With these latest code changes, and some other timeout tweaking, we’re feeling a LOT better about our BOT’s Auto performance. We did several tests of each of our 8 Auto modes (red/blue, floor/ramp, score/spoil), and never saw a single glitch.

Phew… Things are looking up :slight_smile:

I have done lots of testing with RobotC on two NXT’s, I haven’t had any problems yet. Although at the competition I had this happen to me, my alliance partners and opposing alliances many many times. This needs to be solved. Hopefully before the championship as it’s probably the most backlogged tournament already.
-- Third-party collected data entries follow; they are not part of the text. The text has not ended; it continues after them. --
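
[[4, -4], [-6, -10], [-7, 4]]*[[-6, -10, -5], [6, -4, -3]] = [[-48, -24, -8], [-24, 100, 60], [66, 54, 23]]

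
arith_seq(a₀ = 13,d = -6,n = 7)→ a_0 = 13 + 0*-6 = 13
a_1 = 13 + 1*-6 = 7
a_2 = 13 + 2*-6 = 1
...
= [13, 7, 1, -5, -11, -17, -23]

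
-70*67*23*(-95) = 10247650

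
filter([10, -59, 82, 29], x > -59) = [10, 82, 29]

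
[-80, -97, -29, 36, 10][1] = -97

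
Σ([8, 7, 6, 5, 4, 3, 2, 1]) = 8 + 7 + 6 + 5 + 4 + 3 + 2 + 1
= 36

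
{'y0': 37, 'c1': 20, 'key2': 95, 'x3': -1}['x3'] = -1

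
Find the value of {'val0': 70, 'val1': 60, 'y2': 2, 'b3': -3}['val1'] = 60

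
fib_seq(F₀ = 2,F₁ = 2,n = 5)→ F_2 = F_1 + F_0 = 4
F_3 = F_2 + F_1 = 6
F_4 = F_3 + F_2 = 10
= [2, 2, 4, 6, 10]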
I’ve barely been able to recreate what actually happened to us at the tournament – basically at the Ontario FTC Championship, we saw our robot keep moving, even though we had lost all joystick control.

We’ve been at this for the past week, so this is the first time that we actually saw it happen again.
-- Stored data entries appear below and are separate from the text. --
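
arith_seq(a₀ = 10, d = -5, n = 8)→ [10, 5, 0, -5, -10, -15, -20, -25]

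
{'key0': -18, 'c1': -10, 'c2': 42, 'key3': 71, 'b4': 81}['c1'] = -10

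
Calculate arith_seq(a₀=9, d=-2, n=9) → [9, 7, 5, 3, 1, -1, -3, -5, -7]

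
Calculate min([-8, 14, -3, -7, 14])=-8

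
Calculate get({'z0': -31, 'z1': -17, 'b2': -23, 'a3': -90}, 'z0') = -31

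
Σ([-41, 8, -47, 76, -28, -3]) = -35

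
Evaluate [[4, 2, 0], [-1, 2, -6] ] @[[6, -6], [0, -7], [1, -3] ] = [[24, -38], [-12, 10]]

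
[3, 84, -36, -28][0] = 3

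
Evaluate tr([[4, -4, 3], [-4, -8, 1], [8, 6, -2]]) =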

On the screen of the NXT, it shows that the bluetooth was disconnected (the diamond beside the bluetooth symbol became a less than sign), but the teleop program was still running. The motors were still doing the last thing we told it to do before the bluetooth connection got lost – AND THE ROBOT DID NOT SHUT DOWN THE MOTORS after the connection was lost.
The NXT screen was still showing “Teleop RUNNING”

I don’t know if we can recreate this problem again or not as it was the first time we saw it in the past week of testing and practicing. The FMS showed that the robot was still connected on bluetooth.

This is a brand new NXT (out of an unopened box as we had replaced the original NXT thinking it might have been flaky), Robot C 1.46 with the latest firmware, running the competition templates.

This happened to pretty much every team at least once at the Ontario regional (IIRC). Specifically HiTechnic needs to work on this…

Not sure if this is a HiTechnic problem or not. The NXT was still running the Competition template code when it lost the bluetooth connection – shouldn’t that have stopped the robot by terminating the teleop program? That’s what I would have coded for safety (i.e. an out of control robot still running in teleop… think of the burned out motors, let alone the refs running away! – remember, the NXT will never know when to stop as the bluetooth link disappeared)

How is “move a specified distance” implemented in robotc?

In labview, the vi disables the MC’s 2.5 sec timeout and then issues a “run to position” command to the MC. LV then sits in a blocked loop waiting for a “done” from the MC. LV uses it’s own 10 second timer to abort if the target is not reached.

This strategy has many downsides: the NXT will not respond to a disable, and even if the program is halted, the MC will continue to run until it reaches it’s target.

You need a sepparete loop checking enable status to be able to break the motion.

As for the “connected status”, this must have a longish timeout. I can turn off my NXT and the status shows Connected until I turn it back on again.